Stufe 1: gefunden werden

Dein Profil erscheint in den lokalen Suchergebnissen, oder es erscheint nicht. Das entscheidet sich an Kategorien, Standortdaten, Öffnungszeiten, Konsistenz deiner Angaben über Plattformen hinweg und daran, ob dein Profil überhaupt vollständig gepflegt ist. Diese Stufe ist die einzige, bei der du nichts kompensieren kannst: Wer nicht in der Liste steht, wird nicht bewertet, nicht angeklickt und nicht besucht. Die vollständige Einrichtung inklusive der Felder, die die meisten Betriebe leer lassen, steht in Google My Business für Restaurants. Was das Ganze kostet und was Agenturen dir dafür berechnen dürfen, ohne dass es gerechtfertigt wäre, klärt Google Business Kosten. Wenn dein Betrieb im Umkreis grundsätzlich zu wenig präsent ist, greift die Stufe allein ohnehin zu kurz – dann ist Restaurant bekannt machen der breitere Einstieg.

Stufe 2: gewählt werden

Dein Profil steht in der Liste – neben drei anderen. Jetzt entscheidet der Vergleich. Sterne, Bewertungsanzahl, Fotos, der erste Satz der neuesten Bewertung. Diese Stufe ist die sichtbarste und deshalb die überarbeitetste. Was hier tatsächlich passiert, ist kein linearer Effekt, sondern eine Schwelle – dazu gleich mehr.

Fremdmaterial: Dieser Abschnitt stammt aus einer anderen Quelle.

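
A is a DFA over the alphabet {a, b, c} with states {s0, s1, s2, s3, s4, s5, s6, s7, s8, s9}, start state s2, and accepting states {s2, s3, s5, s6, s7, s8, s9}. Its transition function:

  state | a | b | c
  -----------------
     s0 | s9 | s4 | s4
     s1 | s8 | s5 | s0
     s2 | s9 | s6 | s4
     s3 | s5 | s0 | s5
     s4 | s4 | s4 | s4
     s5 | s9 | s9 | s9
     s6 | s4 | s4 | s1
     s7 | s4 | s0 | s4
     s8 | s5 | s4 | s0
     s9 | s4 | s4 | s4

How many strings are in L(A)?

14

The useful subgraph on states {s0, s1, s2, s5, s6, s8, s9} is acyclic, so L(A) is finite; the longest accepting path visits 6 useful states, giving maximum string length 5.
Counting accepting paths from s2 by length: 1 of length 0, 2 of length 1, 2 of length 3, 5 of length 4, 4 of length 5. Total 14.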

Ein Punkt, der auf dieser Stufe fast immer übersehen wird: Der Vergleich findet nicht nur zwischen Sternen statt, sondern zwischen Eindrücken. Fotos, der letzte Beitrag im Profil, die Frage, ob überhaupt jemand antwortet. Wer hier verliert, verliert nicht an einem Wettbewerber mit besseren Bewertungen, sondern an einem mit einem lebendigeren Profil. Wie dieselbe Entscheidungslogik im weiteren Verlauf des Gastes wirkt, beschreibt die Customer Journey in der Gastronomie, und wen du damit überhaupt erreichen willst, klärt Zielgruppe für dein Restaurant definieren.

Stufe 3: aktuell bleiben

Ein Profil mit 300 Bewertungen, deren neueste aus dem Vorjahr stammt, sendet ein anderes Signal als eines mit 90 Bewertungen aus den letzten sechs Monaten. Für den Gast, der die Daten liest, und für ein System, das Aktivität als Relevanzhinweis behandelt. Diese Stufe ist die einzige, die man nicht einmalig löst. Sie ist ein Dauerbetrieb, und genau daran scheitern die meisten Betriebe – nicht am Start.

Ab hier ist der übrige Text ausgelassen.